Releases: JULIELab/jcore-pipeline-modules
v0.3.0
This is a major release that breaks compatibility with formerly created pipelines.
Major fixes and enhancements:
- The serialization format for the component meta data has been changed from Java binary serialization to a JSON serialization.
- Fixed the issue that multiple components with the exact same name could be present in one pipeline. This lead to a diverse range of issues. Now, multiple components of the same type are enumerated instead of sharing the same name.
- PEARs are now wrapped into an AAE for which a descriptor is stored in the
descAll/
anddesc/
directories with all other descriptors.
v0.2.8
This release allows to deactivate components. When saving the pipeline from the CLI, the deactivated components will not be written into the desc/
directory and thus they won't be used when running the pipeline.
Their data is still stored in the *.bin
files of the pipeline and can be reactivated using the pipeline builder CLI.
v.0.2.6
In this release, all descriptors use their original type system imports. Previous releases created descriptors that included all types right within the descriptors.

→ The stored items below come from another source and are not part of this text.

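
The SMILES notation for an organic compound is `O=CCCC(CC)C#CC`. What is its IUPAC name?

The longest chain bearing the –CHO group and the multiple bond is 7 carbons long (heptane).
The highest-priority functional group is an aldehyde (terminal –CHO), so the name ends in -al.
There is one C≡C triple bond, indicated by the ending -yne.
Choose the numbering such that the aldehyde carbon is C-1 by definition.
That gives the triple bond between C-5 and C-6; an ethyl group at C-4.
The name is 4-ethylhept-5-ynal.

4-ethylhept-5-ynal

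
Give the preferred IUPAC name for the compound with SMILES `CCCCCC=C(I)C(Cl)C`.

2-chloro-3-iodonon-3-ene

The longest chain bearing the multiple bond is 9 carbons long (nonane).
There is one C=C double bond, indicated by the ending -ene.
Choose the numbering such that numbering from this end puts the double bond at C-3 rather than C-6.
This places the double bond between C-3 and C-4; a chloro group at C-2; an iodo group at C-3.
Prefixes are listed alphabetically: chloro, iodo.
Assembling the pieces gives 2-chloro-3-iodonon-3-ene.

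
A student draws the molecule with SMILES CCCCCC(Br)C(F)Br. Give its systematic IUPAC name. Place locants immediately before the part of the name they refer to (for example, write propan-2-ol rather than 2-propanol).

1,2-dibromo-1-fluoroheptane

The longest carbon chain is 7 atoms: the parent is heptane.
Number the chain so that the substituent locant set {1,1,2} is lower than {6,7,7} at the first point of difference.
With this numbering: bromo groups at C-1 and C-2; a fluoro group at C-1.
Substituent prefixes are cited in alphabetical order (multiplying prefixes like di-/tri- are ignored for ordering).
Putting it together: 1,2-dibromo-1-fluoroheptane.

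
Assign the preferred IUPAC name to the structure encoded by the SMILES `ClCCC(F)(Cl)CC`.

1,3-dichloro-3-fluoropentane

The longest continuous carbon chain has 5 atoms, so the parent hydride is pentane.
Number the chain so that the substituent locant set {1,3,3} is lower than {3,3,5} at the first point of difference.
That gives chloro groups at C-1 and C-3; a fluoro group at C-3.
The substituents are ordered alphabetically, ignoring any di-/tri- multipliers.
Assembling the pieces gives 1,3-dichloro-3-fluoropentane.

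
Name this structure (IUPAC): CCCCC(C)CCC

The longest continuous carbon chain has 8 atoms, so the parent hydride is octane.
Number the chain so that the substituent locant set {4} is lower than {5} at the first point of difference.
This places a methyl group at C-4.
The name is 4-methyloctane.

4-methyloctane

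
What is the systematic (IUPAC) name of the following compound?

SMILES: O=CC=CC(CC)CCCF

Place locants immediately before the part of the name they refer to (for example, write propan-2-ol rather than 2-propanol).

4-ethyl-7-fluorohept-2-enal

The longest chain bearing the –CHO group and the multiple bond is 7 carbons long (heptane).
An aldehyde (terminal –CHO) is the principal characteristic group, giving the suffix -al.
The chain contains a C=C double bond, so the unsaturation ending is -ene.
The numbering direction is chosen so that the aldehyde carbon is C-1 by definition.
With this numbering: the double bond between C-2 and C-3; an ethyl group at C-4; a fluoro group at C-7.
Prefixes are listed alphabetically: ethyl, fluoro.
Assembling the pieces gives 4-ethyl-7-fluorohept-2-enal.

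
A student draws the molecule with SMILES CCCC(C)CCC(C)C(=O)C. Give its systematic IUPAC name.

3,6-dimethylnonan-2-one

The longest chain bearing the carbonyl is 9 carbons long (nonane).
The highest-priority functional group is a ketone (C=O on an internal carbon), so the name ends in -one.
The numbering direction is chosen so that numbering from this end puts the carbonyl group at C-2 rather than C-8.
This places the carbonyl at C-2; methyl groups at C-3 and C-6.
The name is 3,6-dimethylnonan-2-one.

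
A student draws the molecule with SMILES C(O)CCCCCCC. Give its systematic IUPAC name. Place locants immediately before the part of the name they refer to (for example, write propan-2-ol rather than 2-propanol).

octan-1-ol

The longest chain bearing the –OH group is 8 carbons long (octane).
The highest-priority functional group is an alcohol (–OH), so the name ends in -ol.
Number the chain so that numbering from this end puts the hydroxyl group at C-1 rather than C-8.
With this numbering: the hydroxyl at C-1.
The name is octan-1-ol.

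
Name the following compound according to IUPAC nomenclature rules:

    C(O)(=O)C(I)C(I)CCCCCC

2,3-diiodononanoic acid

The longest chain bearing the –COOH group is 9 carbons long (nonane).
The principal characteristic group is a carboxylic acid (terminal –COOH), named with the suffix -oic acid.
Number the chain so that the carboxylic acid carbon is C-1 by definition.
With this numbering: iodo groups at C-2 and C-3.
Assembling the pieces gives 2,3-diiodononanoic acid.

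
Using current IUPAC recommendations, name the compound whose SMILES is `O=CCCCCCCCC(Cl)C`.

9-chlorodecanal

The longest carbon chain that includes the –CHO group has 10 carbons, so the parent hydride is decane.
The highest-priority functional group is an aldehyde (terminal –CHO), so the name ends in -al.
Number the chain so that the aldehyde carbon is C-1 by definition.
With this numbering: a chloro group at C-9.
The name is 9-chlorodecanal.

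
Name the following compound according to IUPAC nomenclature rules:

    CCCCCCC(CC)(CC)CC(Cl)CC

The parent chain contains 11 carbons (undecane).
Number the chain so that the substituent locant set {3,5,5} is lower than {7,7,9} at the first point of difference.
That gives a chloro group at C-3; two ethyl groups at C-5.
Substituent prefixes are cited in alphabetical order (multiplying prefixes like di-/tri- are ignored for ordering).
The name is 3-chloro-5,5-diethylundecane.

3-chloro-5,5-diethylundecane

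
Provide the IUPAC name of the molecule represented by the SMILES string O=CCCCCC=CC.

Counting along the main chain through the –CHO group and the multiple bond gives 8 carbons: the parent is octane.
The highest-priority functional group is an aldehyde (terminal –CHO), so the name ends in -al.
A C=C double bond in the chain gives the infix -ene-.
The numbering direction is chosen so that the aldehyde carbon is C-1 by definition.
This places the double bond between C-6 and C-7.
The name is oct-6-enal.

oct-6-enal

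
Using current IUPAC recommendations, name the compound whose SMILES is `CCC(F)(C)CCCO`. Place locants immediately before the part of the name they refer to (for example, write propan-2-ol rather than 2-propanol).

The longest carbon chain that includes the –OH group has 6 carbons, so the parent hydride is hexane.
The highest-priority functional group is an alcohol (–OH), so the name ends in -ol.
The numbering direction is chosen so that numbering from this end puts the hydroxyl group at C-1 rather than C-6.
This places the hydroxyl at C-1; a fluoro group at C-4; a methyl group at C-4.
Substituent prefixes are cited in alphabetical order (multiplying prefixes like di-/tri- are ignored for ordering).
The name is 4-fluoro-4-methylhexan-1-ol.

4-fluoro-4-methylhexan-1-ol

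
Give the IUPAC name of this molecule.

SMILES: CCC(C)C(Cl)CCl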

This has issues when the type system changes over time but the descriptor stored in the pipeline does not update.
v0.2.5
Various enhancements and bug fixes.
The most notable change is that the CPE runner is now a project of its own. The original CPERunner
class, residing now in jcore-pipeline-runner-base
, has been renamed to CPEBootstrapRunner
. Instead of loading the classpath of the pipeline to run into the runner's JVM, a new process is started via Runtime.exec()
. This help in separating the classpath from the pipeline runner from the classpath of the pipeline itself, avoiding dependency version collisions.
For this to work, the jcore-pipeline-runner-cpe
JAR needs to reside on the classpath of pipeline runner or in the same directory as the pipeline runner.
v0.2.4
v0.2.3
NOTE: As of this release, this repository does not have its modules as subrepositories any more. The whole pipeline-modules project does now reside in this repository.
Then multiple components of the same description were added, e.g. multiple JSBDs, and then a reordering of JSBDs was issued by the user, other JSBDs could get lost or replaced. This has been fixed.
Also, there is now a warning message for repeated external resource names. Those won't be handled well by UIMA but rather only the first resource of a specific name will be used. Thus, it is now also possible to rename external resources.
It is now also possible to rename components. This is very useful when using multiple components of the same type with different configurations.
v0.2.2
v0.2.1
v0.2
This release features the possibility of the CLI pipeline builder to create completely new external resources dependencies for Analysis Engines (or consumers using an AnalysisEngineDescription).
The other components haven't seen much change.
v0.1
The JCoRe Pipeline Modules are a set of tools to facilitate the creation and running of NLP pipelines using UIMA components. They focus on the JCoRe component repositories but are also able to incorporate other components. For this purpose, each component needs to be described with a JSON file pointing out important information about a component such as its Maven coordinates, its name and the UIMA descriptors of the component. For examples of this JSON format, refer e.g. to jcore-base.
The starting point for creating a pipeline using the tools offered here is the jcore-pipeline-builder-cli
. There is also a graphical UI for pipeline building but it is not fully functional currently. It is also not clear if it will ever be.
Using the pipeline builder, components can be interactively selected, configured and the pipeline can be saved. Saving a pipeline creates a specific directory structure and the specified directory containing the UIMA descriptors and all JARs required to run the pipeline. The pipeline builder can also load existing pipelines for further editing.
The pipeline runner can then read such a created directory structure. The runner requires an XML configuration file specifying the location of the pipeline and other parameters such as the number of threads to run. To create such a configuration file, just call the pipeline runner and deliver a path to which a template configuration should be written. You will note that the template offers two possibilities to run pipelines, namely the CPE runner and the DUCC runner. Currently, only the CPE runner can be used. The DUCC runner will successfully commit a job to your DUCC cluster but unfortunately it will not successfully run. As of now, we don't know the reasons for this. So you should stick to the CPE runner for the time being.